We get into these endless arguments about government setting/dictating standards, mandates and prohibitions. When we do that, in effect we turn education of to the CTA/NEA/AFT labor union bosses and their allies, who clearly do NOT consider our kids’ education a major priority. To the extent they ARE concerned about education, it’s a concern that our kids are taught to be meek “good citizens” — unquestioning advocates for big(ger) govenment.
We’d be better off with genuine choice without government strings — and PRIVATE standards (such as the SAT and ACT tests) to use as benchmarks.
Private schools are not perfect, but Utopia is not an option. They are FAR better than public schools — even if they exist only as a viable alternative for all. Competition is the way to improve education — not government dictated “standards.”
Right on Mr. Rider. School choice is the “magic bullet” that will eventually rid our public schools of federal government tampering.
About ACT and SAT: They are going to be “harmonized” to be compatible with Common Core. So much for a local district or a state to be able to define education standards of their own.

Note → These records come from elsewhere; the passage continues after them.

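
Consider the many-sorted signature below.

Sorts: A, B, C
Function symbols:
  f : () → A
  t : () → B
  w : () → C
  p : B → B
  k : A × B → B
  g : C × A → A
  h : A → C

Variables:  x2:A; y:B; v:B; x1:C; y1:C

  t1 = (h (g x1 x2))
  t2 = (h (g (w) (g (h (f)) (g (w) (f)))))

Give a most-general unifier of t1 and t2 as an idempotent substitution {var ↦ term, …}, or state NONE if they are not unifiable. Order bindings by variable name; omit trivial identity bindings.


{x1 ↦ (w), x2 ↦ (g (h (f)) (g (w) (f)))}


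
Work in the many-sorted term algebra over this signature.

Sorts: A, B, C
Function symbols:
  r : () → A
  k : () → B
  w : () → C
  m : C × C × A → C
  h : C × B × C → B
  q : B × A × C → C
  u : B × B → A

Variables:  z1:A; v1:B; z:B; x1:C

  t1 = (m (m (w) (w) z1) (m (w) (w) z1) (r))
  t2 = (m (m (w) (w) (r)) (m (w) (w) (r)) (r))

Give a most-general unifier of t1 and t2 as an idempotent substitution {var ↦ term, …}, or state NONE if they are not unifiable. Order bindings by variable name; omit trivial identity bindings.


{z1 ↦ (r)}


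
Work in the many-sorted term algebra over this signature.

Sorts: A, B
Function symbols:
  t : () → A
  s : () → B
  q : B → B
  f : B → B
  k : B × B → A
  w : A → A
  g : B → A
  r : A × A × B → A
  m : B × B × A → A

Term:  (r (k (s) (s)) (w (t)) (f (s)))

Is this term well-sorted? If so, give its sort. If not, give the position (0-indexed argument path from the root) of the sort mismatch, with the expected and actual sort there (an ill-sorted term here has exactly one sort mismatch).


well-sorted; sort = A

    (s) : B
    (s) : B
  (k (s) (s)) : A
    (t) : A
  (w (t)) : A
    (s) : B
  (f (s)) : B
(r (k (s) (s)) (w (t)) (f (s))) : A


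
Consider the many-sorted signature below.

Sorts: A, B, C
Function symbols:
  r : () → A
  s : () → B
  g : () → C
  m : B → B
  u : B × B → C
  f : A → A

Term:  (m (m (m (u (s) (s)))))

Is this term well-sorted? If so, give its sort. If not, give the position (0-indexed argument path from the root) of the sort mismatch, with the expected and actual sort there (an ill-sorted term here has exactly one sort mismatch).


        (s) : B
        (s) : B
      (u (s) (s)) : C
    (m (u (s) (s))) : ✗ arg 0 at [0, 0, 0] has sort C, expected B

ill-sorted at position [0, 0, 0]: expected B, got C


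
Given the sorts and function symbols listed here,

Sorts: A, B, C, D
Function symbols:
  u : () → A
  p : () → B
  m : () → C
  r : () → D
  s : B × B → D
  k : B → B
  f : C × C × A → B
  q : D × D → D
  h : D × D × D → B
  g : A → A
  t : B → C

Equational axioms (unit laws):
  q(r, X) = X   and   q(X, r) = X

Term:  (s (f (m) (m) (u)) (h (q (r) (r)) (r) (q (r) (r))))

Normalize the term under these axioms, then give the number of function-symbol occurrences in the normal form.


1. (s (f (m) (m) (u)) (h (q (r) (r)) (r) (q (r) (r))))  →  (s (f (m) (m) (u)) (h (r) (r) (q (r) (r))))
2. (s (f (m) (m) (u)) (h (r) (r) (q (r) (r))))  →  (s (f (m) (m) (u)) (h (r) (r) (r)))
normal form: (s (f (m) (m) (u)) (h (r) (r) (r)))

size = 9


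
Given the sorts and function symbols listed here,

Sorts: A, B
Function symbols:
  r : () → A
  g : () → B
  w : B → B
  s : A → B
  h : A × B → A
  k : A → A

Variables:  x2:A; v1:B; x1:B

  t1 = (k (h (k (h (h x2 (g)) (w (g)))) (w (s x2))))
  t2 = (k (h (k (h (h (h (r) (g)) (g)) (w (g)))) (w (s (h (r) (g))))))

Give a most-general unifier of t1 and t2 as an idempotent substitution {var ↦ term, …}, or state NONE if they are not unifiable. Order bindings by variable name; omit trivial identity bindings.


{x2 ↦ (h (r) (g))}


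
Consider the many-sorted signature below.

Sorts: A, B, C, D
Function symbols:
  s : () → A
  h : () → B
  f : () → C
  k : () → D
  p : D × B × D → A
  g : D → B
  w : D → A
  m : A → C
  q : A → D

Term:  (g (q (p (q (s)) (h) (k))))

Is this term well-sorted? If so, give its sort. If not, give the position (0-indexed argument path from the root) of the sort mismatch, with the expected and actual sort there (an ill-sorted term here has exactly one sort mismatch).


        (s) : A
      (q (s)) : D
      (h) : B
      (k) : D
    (p (q (s)) (h) (k)) : A
  (q (p (q (s)) (h) (k))) : D
(g (q (p (q (s)) (h) (k)))) : B

well-sorted; sort = B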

Richard Rider… much of what you say is absolutely correct. The one exception is regarding SAT and ACT tests. Please look up “David Coleman” on google. He is now the President of the College Board (SAT tests). He has promised to align the SAT with Common Core State Standards. This beast has tentacles which reach into ALL schools, be it public, charter, private or home schooling.
The only recourse is to educate parents and the public about the TRUTH about Common Core State Standards and together get education out of the hands of the “Education Cartel” led by the Federal government spending our grandkids’ money on it.
Well, it goes far beyond our grandkids. As far in the future as deficit spending and “Education Cartels” can possibly make it is more accurate/likely. Ask Arne Duncan, head (czar) of the US Dept. of Education. He will readily tell you what his vision for nationalizing public, and all forms of education, is for our country.
That’s not just for our school districts, it’s NATIONALIZING the systems that have made our country great and ruining them like the postal system, the health system, the taxation system, and just about any nationalized system you can name.